Development of peripheral neuropathy rat model induced by 1-bromopropane.
- Author:
Qing-hua WANG
1
;
Zhi-xia ZHONG
;
Jing-jing CHEN
;
Ke-qin XIE
;
Xiu-lan ZHAO
Author Information
- Publication Type:Journal Article
- MeSH: Animals; Disease Models, Animal; Hydrocarbons, Brominated; administration & dosage; toxicity; Male; Peripheral Nervous System Diseases; chemically induced; physiopathology; Rats; Rats, Wistar
- From: Chinese Journal of Industrial Hygiene and Occupational Diseases 2012;30(10):751-755
- CountryChina
- Language:Chinese
-
Abstract:
OBJECTIVETo observe the peripheral neurotoxicity of 1-bromopropane (1-BP) by developing an animal model of peripheral neuropathy through oral administration of 1-BP.

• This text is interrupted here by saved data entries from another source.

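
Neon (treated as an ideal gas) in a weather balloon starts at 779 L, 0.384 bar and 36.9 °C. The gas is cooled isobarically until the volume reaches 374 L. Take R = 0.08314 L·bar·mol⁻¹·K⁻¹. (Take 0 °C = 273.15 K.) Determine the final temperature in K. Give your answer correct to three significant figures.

T₂ ≈ 149 K

Convert: T₁ = 310.0 K.
P constant ⇒ V ∝ T: P₂ = P₁; T₂ = T₁·(V₂/V₁) = 148.9 K.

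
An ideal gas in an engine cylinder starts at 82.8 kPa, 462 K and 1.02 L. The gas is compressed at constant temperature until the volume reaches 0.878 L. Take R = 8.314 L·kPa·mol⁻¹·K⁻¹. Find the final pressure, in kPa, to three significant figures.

T constant ⇒ Boyle's law P V = const: T₂ = T₁; P₂ = P₁·(V₁/V₂) = 96.19 kPa.

P₂ ≈ 96.2 kPa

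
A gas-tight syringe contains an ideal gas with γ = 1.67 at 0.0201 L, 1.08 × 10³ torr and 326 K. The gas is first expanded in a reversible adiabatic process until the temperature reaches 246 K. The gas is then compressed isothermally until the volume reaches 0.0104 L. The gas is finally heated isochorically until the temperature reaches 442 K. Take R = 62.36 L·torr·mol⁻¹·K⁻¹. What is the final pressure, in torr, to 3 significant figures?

Reversible adiabatic, γ = 1.67: P₂ = P₁·(T₂/T₁)^(γ/(γ−1)) = 535.3 torr; V₂ = V₁·(T₁/T₂)^(1/(γ−1)) = 0.03060 L.
Isothermal, so P V is constant: T₃ = T₂; P₃ = P₂·(V₂/V₃) = 1575 torr.
Isochoric, so P/T is constant: V₄ = V₃; P₄ = P₃·(T₄/T₃) = 2830 torr.

P₄ ≈ 2.83e+03 torr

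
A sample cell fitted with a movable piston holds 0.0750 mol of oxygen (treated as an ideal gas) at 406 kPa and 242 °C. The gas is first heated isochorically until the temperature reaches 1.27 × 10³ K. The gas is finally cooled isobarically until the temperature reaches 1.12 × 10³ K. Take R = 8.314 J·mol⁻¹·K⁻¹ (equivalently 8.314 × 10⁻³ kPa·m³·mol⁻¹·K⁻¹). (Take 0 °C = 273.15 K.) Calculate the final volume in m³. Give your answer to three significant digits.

Convert: T₁ = 515.1 K.
From PV = nRT: V₁ = nRT₁/P₁ = 0.0007912 m³.
Isochoric, so P/T is constant: V₂ = V₁; P₂ = P₁·(T₂/T₁) = 1001 kPa.
Isobaric, so V/T is constant: P₃ = P₂; V₃ = V₂·(T₃/T₂) = 0.0006977 m³.

V₃ ≈ 0.000698 m³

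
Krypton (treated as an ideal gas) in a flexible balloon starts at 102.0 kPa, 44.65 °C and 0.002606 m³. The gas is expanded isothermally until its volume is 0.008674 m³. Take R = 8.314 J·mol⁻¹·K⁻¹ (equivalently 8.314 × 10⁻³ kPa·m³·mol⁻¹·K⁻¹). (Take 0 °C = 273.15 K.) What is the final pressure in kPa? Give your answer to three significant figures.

P₂ ≈ 30.6 kPa

Convert: T₁ = 317.8 K.
Isothermal, so P V is constant: T₂ = T₁; P₂ = P₁·(V₁/V₂) = 30.64 kPa.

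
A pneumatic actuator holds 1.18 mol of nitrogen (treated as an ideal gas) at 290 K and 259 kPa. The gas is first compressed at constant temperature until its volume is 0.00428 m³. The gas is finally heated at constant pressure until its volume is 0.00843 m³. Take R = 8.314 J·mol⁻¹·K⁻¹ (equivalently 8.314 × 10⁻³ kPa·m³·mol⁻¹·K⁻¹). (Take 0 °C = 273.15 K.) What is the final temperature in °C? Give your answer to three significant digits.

T₃ ≈ 298 °C

From PV = nRT: V₁ = nRT₁/P₁ = 0.01098 m³.
Isothermal, so P V is constant: T₂ = T₁; P₂ = P₁·(V₁/V₂) = 664.7 kPa.
Isobaric, so V/T is constant: P₃ = P₂; T₃ = T₂·(V₃/V₂) = 571.2 K.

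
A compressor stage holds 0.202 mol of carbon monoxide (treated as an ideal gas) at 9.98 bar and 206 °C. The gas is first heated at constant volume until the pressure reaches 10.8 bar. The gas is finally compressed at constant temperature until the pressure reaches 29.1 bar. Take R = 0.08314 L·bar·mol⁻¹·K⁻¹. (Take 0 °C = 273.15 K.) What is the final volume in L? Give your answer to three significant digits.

V₃ ≈ 0.299 L

Convert: T₁ = 479.1 K.
From PV = nRT: V₁ = nRT₁/P₁ = 0.8063 L.
Isochoric, so P/T is constant: V₂ = V₁; T₂ = T₁·(P₂/P₁) = 518.5 K.
Isothermal, so P V is constant: T₃ = T₂; V₃ = V₂·(P₂/P₃) = 0.2992 L.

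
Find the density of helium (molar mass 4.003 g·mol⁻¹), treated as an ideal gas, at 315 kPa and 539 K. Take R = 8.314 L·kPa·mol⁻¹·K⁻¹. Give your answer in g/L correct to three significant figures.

ρ ≈ 0.281 g/L

ρ = PM/(RT) = (315 × 4.003) / (8.314 × 539.0)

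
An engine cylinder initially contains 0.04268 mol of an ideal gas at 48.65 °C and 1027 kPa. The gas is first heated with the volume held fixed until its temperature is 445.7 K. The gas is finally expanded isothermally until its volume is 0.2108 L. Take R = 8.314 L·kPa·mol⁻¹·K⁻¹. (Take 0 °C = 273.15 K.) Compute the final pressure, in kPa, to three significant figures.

P₃ ≈ 750 kPa

Convert: T₁ = 321.8 K.
From PV = nRT: V₁ = nRT₁/P₁ = 0.1112 L.
Isochoric, so P/T is constant: V₂ = V₁; P₂ = P₁·(T₂/T₁) = 1422 kPa.
T constant ⇒ Boyle's law P V = const: T₃ = T₂; P₃ = P₂·(V₂/V₃) = 750.3 kPa.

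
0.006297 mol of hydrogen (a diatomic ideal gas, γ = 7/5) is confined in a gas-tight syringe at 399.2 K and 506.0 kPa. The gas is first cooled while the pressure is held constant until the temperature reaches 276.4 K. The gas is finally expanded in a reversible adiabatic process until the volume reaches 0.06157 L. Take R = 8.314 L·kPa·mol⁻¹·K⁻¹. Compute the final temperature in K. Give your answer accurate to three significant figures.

T₃ ≈ 203 K

From PV = nRT: V₁ = nRT₁/P₁ = 0.04130 L.
Isobaric, so V/T is constant: P₂ = P₁; V₂ = V₁·(T₂/T₁) = 0.02860 L.
Adiabatic (γ = 7/5), T V^(γ−1) and P V^γ constant: T₃ = T₂·(V₂/V₃)^(γ−1) = 203.4 K; P₃ = P₂·(V₂/V₃)^γ = 172.9 kPa.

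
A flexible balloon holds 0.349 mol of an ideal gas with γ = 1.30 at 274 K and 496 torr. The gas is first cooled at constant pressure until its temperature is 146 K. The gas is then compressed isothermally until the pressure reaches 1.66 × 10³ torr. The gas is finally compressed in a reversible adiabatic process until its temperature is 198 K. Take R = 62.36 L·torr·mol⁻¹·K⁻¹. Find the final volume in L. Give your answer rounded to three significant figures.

V₄ ≈ 0.693 L

From PV = nRT: V₁ = nRT₁/P₁ = 12.02 L.
P constant ⇒ V ∝ T: P₂ = P₁; V₂ = V₁·(T₂/T₁) = 6.406 L.
Isothermal, so P V is constant: T₃ = T₂; V₃ = V₂·(P₂/P₃) = 1.914 L.
Adiabatic (γ = 1.30), T V^(γ−1) and P V^γ constant: P₄ = P₃·(T₄/T₃)^(γ/(γ−1)) = 6215 torr; V₄ = V₃·(T₃/T₄)^(1/(γ−1)) = 0.6933 L.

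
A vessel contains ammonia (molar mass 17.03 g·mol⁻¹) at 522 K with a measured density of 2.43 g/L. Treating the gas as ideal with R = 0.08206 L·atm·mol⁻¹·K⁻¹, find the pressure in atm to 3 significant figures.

ρ = PM/(RT) ⇒ P = ρRT/M = (2.43 × 0.08206 × 522.0) / 17.03

P ≈ 6.11 atm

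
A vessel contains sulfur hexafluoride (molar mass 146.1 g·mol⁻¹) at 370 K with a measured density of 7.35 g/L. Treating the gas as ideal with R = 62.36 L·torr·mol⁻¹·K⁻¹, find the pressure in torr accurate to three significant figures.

P ≈ 1.16e+03 torr

ρ = PM/(RT) ⇒ P = ρRT/M = (7.35 × 62.36 × 370.0) / 146.1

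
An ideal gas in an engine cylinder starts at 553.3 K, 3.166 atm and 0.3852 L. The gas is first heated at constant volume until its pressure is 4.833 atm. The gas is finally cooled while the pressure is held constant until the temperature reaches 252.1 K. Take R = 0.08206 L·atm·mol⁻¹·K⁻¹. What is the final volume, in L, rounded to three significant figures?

V₃ ≈ 0.115 L

Isochoric, so P/T is constant: V₂ = V₁; T₂ = T₁·(P₂/P₁) = 844.6 K.
P constant ⇒ V ∝ T: P₃ = P₂; V₃ = V₂·(T₃/T₂) = 0.1150 L.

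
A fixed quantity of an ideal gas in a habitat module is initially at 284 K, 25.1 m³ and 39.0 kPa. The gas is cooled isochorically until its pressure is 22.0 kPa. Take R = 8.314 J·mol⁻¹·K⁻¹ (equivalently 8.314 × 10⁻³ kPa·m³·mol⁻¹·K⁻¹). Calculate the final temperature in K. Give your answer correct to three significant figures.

V constant ⇒ P ∝ T: V₂ = V₁; T₂ = T₁·(P₂/P₁) = 160.2 K.

T₂ ≈ 160 K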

METHODSForty male Wistar rats were randomly and equally divided into low-dose group (200 mg/kg), medium-dose group (400 mg/kg), high-dose group (800 mg/kg), and control group. The rats in the low-dose, medium-dose, and high-dose groups were orally given 1-BP (dissolved in corn oil), while the rats in the control group were orally given an equal volume of corn oil. The oral administration (0.2 ml/100 g BW) was performed once per day, 5 days per week, for 16 consecutive weeks. Neurobehavioral indices including gait score, hindlimb grip strength, and hindlimb landing foot splay were recorded periodically. Hematological and biochemical parameters were also measured during and after 1-BP exposure.

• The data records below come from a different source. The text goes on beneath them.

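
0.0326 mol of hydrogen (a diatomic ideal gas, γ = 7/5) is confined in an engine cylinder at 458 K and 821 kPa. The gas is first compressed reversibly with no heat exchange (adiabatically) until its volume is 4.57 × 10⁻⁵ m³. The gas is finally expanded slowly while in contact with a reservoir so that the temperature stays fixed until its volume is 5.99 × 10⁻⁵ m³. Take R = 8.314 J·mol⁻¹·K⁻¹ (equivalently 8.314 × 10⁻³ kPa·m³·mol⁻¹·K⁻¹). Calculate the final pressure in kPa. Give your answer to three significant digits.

From PV = nRT: V₁ = nRT₁/P₁ = 0.0001512 m³.
Adiabatic (γ = 7/5), T V^(γ−1) and P V^γ constant: T₂ = T₁·(V₁/V₂)^(γ−1) = 739.1 K; P₂ = P₁·(V₁/V₂)^γ = 4384 kPa.
Isothermal, so P V is constant: T₃ = T₂; P₃ = P₂·(V₂/V₃) = 3344 kPa.

P₃ ≈ 3.34e+03 kPa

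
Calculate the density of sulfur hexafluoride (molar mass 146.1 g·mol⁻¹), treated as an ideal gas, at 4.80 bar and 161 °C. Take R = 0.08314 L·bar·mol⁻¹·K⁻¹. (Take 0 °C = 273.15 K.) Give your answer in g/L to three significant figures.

ρ = PM/(RT) = (4.80 × 146.1) / (0.08314 × 434.1)

ρ ≈ 19.4 g/L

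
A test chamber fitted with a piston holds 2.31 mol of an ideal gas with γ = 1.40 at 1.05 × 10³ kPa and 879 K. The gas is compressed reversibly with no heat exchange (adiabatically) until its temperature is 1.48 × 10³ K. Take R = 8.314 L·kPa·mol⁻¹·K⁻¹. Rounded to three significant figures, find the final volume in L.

From PV = nRT: V₁ = nRT₁/P₁ = 16.08 L.
Adiabatic (γ = 1.40), T V^(γ−1) and P V^γ constant: P₂ = P₁·(T₂/T₁)^(γ/(γ−1)) = 6503 kPa; V₂ = V₁·(T₁/T₂)^(1/(γ−1)) = 4.371 L.

V₂ ≈ 4.37 L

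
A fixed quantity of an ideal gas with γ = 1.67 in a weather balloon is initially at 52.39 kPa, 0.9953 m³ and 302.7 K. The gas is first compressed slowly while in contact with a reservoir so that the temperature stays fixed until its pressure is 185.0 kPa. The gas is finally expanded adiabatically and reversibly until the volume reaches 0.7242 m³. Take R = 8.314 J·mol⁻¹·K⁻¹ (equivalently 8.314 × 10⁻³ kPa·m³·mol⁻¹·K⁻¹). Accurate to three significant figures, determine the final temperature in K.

T₃ ≈ 161 K

T constant ⇒ Boyle's law P V = const: T₂ = T₁; V₂ = V₁·(P₁/P₂) = 0.2819 m³.
Reversible adiabatic, γ = 1.67: T₃ = T₂·(V₂/V₃)^(γ−1) = 160.9 K; P₃ = P₂·(V₂/V₃)^γ = 38.26 kPa.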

RESULTSThe gait scores were significantly higher in the high-dose group (after 8 ∼ 16 weeks of 1-BP exposure), medium-dose group (after 14 ∼ 16 weeks of 1-BP exposure), and low-dose group (after 15 ∼ 16 weeks of 1-BP exposure) than in the control group (P < 0.05, P < 0.01). Compared with the control group, the high-dose group showed significantly decreased hindlimb grip strength after 9, 12, and 14 weeks of 1-BP exposure (P < 0.05, P < 0.01), with the hindlimbs paralyzed after 16 weeks of 1-BP exposure. After 16 weeks of 1-BP exposure, the hindlimb grip strengths of rats in the medium-dose and low-dose groups were decreased to 72.6% and 91.2% of the control value (P < 0.01, P < 0.05). Compared with the control group, the high-dose group showed significantly increased hindlimb landing foot splay after 12, 14, and 16 weeks of 1-BP exposure, and the medium-dose group showed significantly increased hindlimb landing foot splay after 14 and 16 weeks of 1-BP exposure (P < 0.05, P < 0.01). The high-dose and medium-dose groups showed significantly higher serum alanine aminotransferase (ALT) activity than the control group after 8 weeks of 1-BP exposure, and so did the low-dose group after 16 weeks of 1-BP exposure (P < 0.01).
CONCLUSIONThe nervous system is sensitive to the toxic effect of 1-BP, and 1-BP exposure can induce peripheral neuropathy in rats.